1. Was hat dich bewegt in den Bereich der Bildung zu gehen?

Es ist ein besonderes Gefühl der Freude, eine Erkenntnis zu erlangen und einen bestimmten Sachverhalt zu verstehen. Insbesondere, wenn dieser vorher komplett unverständlich erschien. In der Mathematik hat man viele Chancen, solche Erkenntnisse zu erlangen, sofern man sich mit einem Thema ausführlich beschäftigt oder eine sehr gute Aufbereitung findet.

Anderen zu helfen, Wissen zu übertragen und positive Gefühle in anderen Menschen zu schaffen, ist für mich ein großer Antrieb.

Die Mathematik hatte ich vorrangig gewählt, da sie eine exakte Wissenschaft ist und damit weitestgehend unveränderlich - im Gegensatz zu den weichen Wissenschaften wie Recht und Literatur. Das heißt, das präsentierte Wissen wird in 100 Jahren immer noch aktuell sein.

Ich hatte übrigens gute Voraussetzungen, in den Bereich der Online-Bildung zu gehen, da ich ein Bachelor- und Master-Studium der Medieninformatik absolvierte. Zudem hat mich das unglaubliche Potenzial des Internets fasziniert und dazu bewegt, Videos zu erstellen, um Wissen festzuhalten und einer Großzahl an Menschen zur Verfügung zu stellen.


2. Nach 10 Jahren, was würdest du als deinen größten Erfolg bezeichnen bzw. auf was bist du stolz?

Ich habe jedes Jahr das Gefühl gehabt, dass ich am Anfang stehe. Alles begann mit den Mathematik-Videos auf dem YouTube-Kanal „kaikajus" (Dez. 2008) und einem Lernblog. Später wurde dies zu „Echt Einfach TV" und daraus ist schließlich die heutige Lernplattform „Matheretter" entstanden.

Zusätzlich wurde 2012 die Mathelounge gegründet, um die Masse an Fragen, die per E-Mail eingingen, aufzufangen. Die Mathelounge ist ein Frage-Antwort-Forum, das mittlerweile 20.000 Mitglieder und bis zu 1 Mio Besucher monatlich zählt. Wiederum daraus entstanden im Jahr 2018 die Communities Nanolounge (Physik), Chemielounge (Chemie) und Stacklounge (Informatik). Alle behandeln übrigens exakte Wissenschaften.

Dass aus einer kleinen Idee so viel Neues entstehen kann und nunmehr Millionen Menschen hilft, darüber freue ich mich sehr!

Zudem bin ich stolz auf die aktuelle Auszeichnung der TestBILD, die Matheretter wertet mit „Höchste Weiterempfehlung" im Bereich E-Learning Mathematik 2018/2019.


3. Es gibt viele Artikel, die die Effektivität von Online-Kursen in Frage stellen.
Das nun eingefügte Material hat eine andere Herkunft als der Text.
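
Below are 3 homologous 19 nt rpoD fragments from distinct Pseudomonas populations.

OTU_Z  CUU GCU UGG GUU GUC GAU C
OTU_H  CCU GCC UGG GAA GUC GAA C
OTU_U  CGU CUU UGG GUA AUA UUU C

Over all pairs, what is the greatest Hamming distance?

10

Pairwise Hamming distances:
  OTU_Z vs OTU_H: 5
  OTU_Z vs OTU_U: 8
  OTU_H vs OTU_U: 10
The largest is 10, between OTU_H and OTU_U.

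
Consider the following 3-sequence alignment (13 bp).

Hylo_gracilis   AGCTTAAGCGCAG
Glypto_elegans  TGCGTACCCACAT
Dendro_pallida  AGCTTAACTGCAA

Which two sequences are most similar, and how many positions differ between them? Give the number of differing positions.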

Auf der anderen Seite ist die Skalierbarkeit, sprich sehr vielen Leuten eine Chance zu bieten, faszinierend. Wie siehst du das Thema E-Learning und dessen Effektivität aus deiner Erfahrung?

Tatsächlich finden sich diverse Studien darüber, dass die wesentliche Grundlage für ein erfolgreiches Lernen die Einstellung des Lernenden selbst ist. Besteht kein Interesse beim Lernenden, so kann das Medium noch so herausragend sein, es wird ihm nicht helfen können.

Die Frage zum „Warum brauche ich das?" muss grundsätzlich für jedes einzelne Thema geklärt sein. Es bedarf Anwendungsfällen, deren Sinnhaftigkeit einleuchtet. Im besten Fall wird der Schüler in die Lage versetzt, das Wissen in der Zukunft selbst anzuwenden. Dies ist der einfachste Weg, bei der Mehrzahl der Schüler Interesse zu wecken. Die Schüler, die bereits allein an dem „System Mathematik" gefallen finden und sogar deren „Schönheit" erkennen, benötigen dies im Übrigen nicht.

Weiterhin ist wesentlich, dass das Lehrmedium (der Online-Kurs) das Wissen so reibungslos wie möglich vermittelt, sodass hier keine unnötigen Barrieren entstehen. Ich behaupte zum Beispiel, dass audiovisuelle Lerner mit der Lernplattform Matheretter reibungslos lernen können und Verständnis geschaffen wird, das auch langfristig im Gedächtnis bleibt. Wesentlich sind neben den Videos auch die Lernchecks, die neues Wissen testen und auf diese Weise festigen. Die Komplettlösungen helfen zusätzlich zu erkennen, wo es hakt.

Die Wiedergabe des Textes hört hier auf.